I am of the opinion that such verbal evidence of a refusal to submit does not constitute an admission or confession proscribed by said statute, even though it may be introduced against an accused as tending to show his guilt. Butler v. State, 493 S.W.2d 190 (Tex.Cr.App.1973) (dissenting opinion). Such a refusal is a concrete factual circumstance tending to show guilt, and should be admissible as such. Cohen, “The Case for Admitting Evidence of Refusal to Take a Breath Test,” 6 Tex.Tech.L. Rev. 927 (1975).
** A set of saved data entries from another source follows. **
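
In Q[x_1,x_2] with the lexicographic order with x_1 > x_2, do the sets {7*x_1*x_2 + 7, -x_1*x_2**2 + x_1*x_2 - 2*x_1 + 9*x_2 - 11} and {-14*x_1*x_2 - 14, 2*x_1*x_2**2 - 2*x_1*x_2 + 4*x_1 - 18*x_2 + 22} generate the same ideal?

Equality of ideals is decidable: compute both reduced Gröbner bases (unique for the ordering) and check whether they agree.
Buchberger on the first generating set:
f_1 = 7*x_1*x_2 + 7, LT = x_1*x_2.
f_2 = -x_1*x_2**2 + x_1*x_2 - 2*x_1 + 9*x_2 - 11, LT = x_1*x_2**2.

S(f_1,f_2): lcm = x_1*x_2**2. S = x_1*x_2 - 2*x_1 + 10*x_2 - 11.
  leading term x_1*x_2: subtract (1/7)·f_1 from x_1*x_2 - 2*x_1 + 10*x_2 - 11 → -2*x_1 + 10*x_2 - 12
  leading term x_1: no divisor's leading term divides it; move -2*x_1 to the remainder.
  leading term x_2: no divisor's leading term divides it; move 10*x_2 to the remainder.
  leading term 1: no divisor's leading term divides it; move -12 to the remainder.
  remainder -2*x_1 + 10*x_2 - 12 ≠ 0; add g_3 = -2*x_1 + 10*x_2 - 12 to the basis.

S(f_1,g_3): lcm = x_1*x_2. S = 5*x_2**2 - 6*x_2 + 1.
  leading term x_2**2: no divisor's leading term divides it; move 5*x_2**2 to the remainder.
  leading term x_2: no divisor's leading term divides it; move -6*x_2 to the remainder.
  leading term 1: no divisor's leading term divides it; move 1 to the remainder.
  remainder 5*x_2**2 - 6*x_2 + 1 ≠ 0; add g_4 = 5*x_2**2 - 6*x_2 + 1 to the basis.

S(f_2,g_3): lcm = x_1*x_2**2. S = -x_1*x_2 + 2*x_1 + 5*x_2**3 - 6*x_2**2 - 9*x_2 + 11.
  leading term x_1*x_2: subtract (-1/7)·f_1 from -x_1*x_2 + 2*x_1 + 5*x_2**3 - 6*x_2**2 - 9*x_2 + 11 → 2*x_1 + 5*x_2**3 - 6*x_2**2 - 9*x_2 + 12
  leading term x_1: subtract (-1)·g_3 from 2*x_1 + 5*x_2**3 - 6*x_2**2 - 9*x_2 + 12 → 5*x_2**3 - 6*x_2**2 + x_2
  leading term x_2**3: subtract (x_2)·g_4 from 5*x_2**3 - 6*x_2**2 + x_2 → 0
  remainder 0.

S(f_1,g_4): lcm = x_1*x_2**2. S = 6/5*x_1*x_2 - 1/5*x_1 + x_2.
  leading term x_1*x_2: subtract (6/35)·f_1 from 6/5*x_1*x_2 - 1/5*x_1 + x_2 → -1/5*x_1 + x_2 - 6/5
  leading term x_1: subtract (1/10)·g_3 from -1/5*x_1 + x_2 - 6/5 → 0
  remainder 0.

S(f_2,g_4): lcm = x_1*x_2**2. S = 1/5*x_1*x_2 + 9/5*x_1 - 9*x_2 + 11.
  leading term x_1*x_2: subtract (1/35)·f_1 from 1/5*x_1*x_2 + 9/5*x_1 - 9*x_2 + 11 → 9/5*x_1 - 9*x_2 + 54/5
  leading term x_1: subtract (-9/10)·g_3 from 9/5*x_1 - 9*x_2 + 54/5 → 0
  remainder 0.

S(g_3,g_4): leading monomials are coprime, so the S-polynomial reduces to 0 (Buchberger's first criterion).
Every S-polynomial of the final basis reduces to 0, so we have a Gröbner basis.
Inter-reduce: drop elements whose leading term is divisible by another's, tail-reduce, and make monic.
Reduced Gröbner basis: {x_1 - 5*x_2 + 6, x_2**2 - 6/5*x_2 + 1/5}.

Buchberger on the second generating set:
h_1 = -14*x_1*x_2 - 14, LT = x_1*x_2.
h_2 = 2*x_1*x_2**2 - 2*x_1*x_2 + 4*x_1 - 18*x_2 + 22, LT = x_1*x_2**2.

S(h_1,h_2): lcm = x_1*x_2**2. S = x_1*x_2 - 2*x_1 + 10*x_2 - 11.
  leading term x_1*x_2: subtract (-1/14)·h_1 from x_1*x_2 - 2*x_1 + 10*x_2 - 11 → -2*x_1 + 10*x_2 - 12
  leading term x_1: no divisor's leading term divides it; move -2*x_1 to the remainder.
  leading term x_2: no divisor's leading term divides it; move 10*x_2 to the remainder.
  leading term 1: no divisor's leading term divides it; move -12 to the remainder.
  remainder -2*x_1 + 10*x_2 - 12 ≠ 0; add k_3 = -2*x_1 + 10*x_2 - 12 to the basis.

S(h_1,k_3): lcm = x_1*x_2. S = 5*x_2**2 - 6*x_2 + 1.
  leading term x_2**2: no divisor's leading term divides it; move 5*x_2**2 to the remainder.
  leading term x_2: no divisor's leading term divides it; move -6*x_2 to the remainder.
  leading term 1: no divisor's leading term divides it; move 1 to the remainder.
  remainder 5*x_2**2 - 6*x_2 + 1 ≠ 0; add k_4 = 5*x_2**2 - 6*x_2 + 1 to the basis.

S(h_2,k_3): lcm = x_1*x_2**2. S = -x_1*x_2 + 2*x_1 + 5*x_2**3 - 6*x_2**2 - 9*x_2 + 11.
  leading term x_1*x_2: subtract (1/14)·h_1 from -x_1*x_2 + 2*x_1 + 5*x_2**3 - 6*x_2**2 - 9*x_2 + 11 → 2*x_1 + 5*x_2**3 - 6*x_2**2 - 9*x_2 + 12
  leading term x_1: subtract (-1)·k_3 from 2*x_1 + 5*x_2**3 - 6*x_2**2 - 9*x_2 + 12 → 5*x_2**3 - 6*x_2**2 + x_2
  leading term x_2**3: subtract (x_2)·k_4 from 5*x_2**3 - 6*x_2**2 + x_2 → 0
  remainder 0.

S(h_1,k_4): lcm = x_1*x_2**2. S = 6/5*x_1*x_2 - 1/5*x_1 + x_2.
  leading term x_1*x_2: subtract (-3/35)·h_1 from 6/5*x_1*x_2 - 1/5*x_1 + x_2 → -1/5*x_1 + x_2 - 6/5
  leading term x_1: subtract (1/10)·k_3 from -1/5*x_1 + x_2 - 6/5 → 0
  remainder 0.

S(h_2,k_4): lcm = x_1*x_2**2. S = 1/5*x_1*x_2 + 9/5*x_1 - 9*x_2 + 11.
  leading term x_1*x_2: subtract (-1/70)·h_1 from 1/5*x_1*x_2 + 9/5*x_1 - 9*x_2 + 11 → 9/5*x_1 - 9*x_2 + 54/5
  leading term x_1: subtract (-9/10)·k_3 from 9/5*x_1 - 9*x_2 + 54/5 → 0
  remainder 0.

S(k_3,k_4): leading monomials are coprime, so the S-polynomial reduces to 0 (Buchberger's first criterion).
Every S-polynomial of the final basis reduces to 0, so we have a Gröbner basis.
Inter-reduce: drop elements whose leading term is divisible by another's, tail-reduce, and make monic.
Reduced Gröbner basis: {x_1 - 5*x_2 + 6, x_2**2 - 6/5*x_2 + 1/5}.

Same reduced basis, so the two generating sets span the same ideal.

Yes, the ideals are equal.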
In practical terms, it is difficult to square the opinions of the majority — that evidence of refusal to submit to a chemical test for intoxication is inadmissible — with the rule announced in Olson v. State, supra, that evidence of a coerced chemical test (or handwriting exemplar) is admissible. If handwriting exemplars, urine specimens, voice samples and sobriety tests are admissible despite Art. 38.22, recalcitrance in the giving of such evidence should also be admissible. To the extent that Butler v. State, supra; Garner v. State, 464 S.W.2d 111 (Tex.Cr.App.1971); Cardwell v. State, supra (and cases following it), would hold such non-inculpatory post-arrest statements inadmissible under Art. 38.22, they should be overruled.

It follows that evidence of appellant’s refusal to submit to a breathalyzer test was admissible and the trial judge committed no error in so ruling.

Appellant’s ground of error should be overruled and the judgment should be affirmed.

ODOM, J., joins in this dissent.

. See the very thorough discussion of my Brother Onion further explicating this subject matter.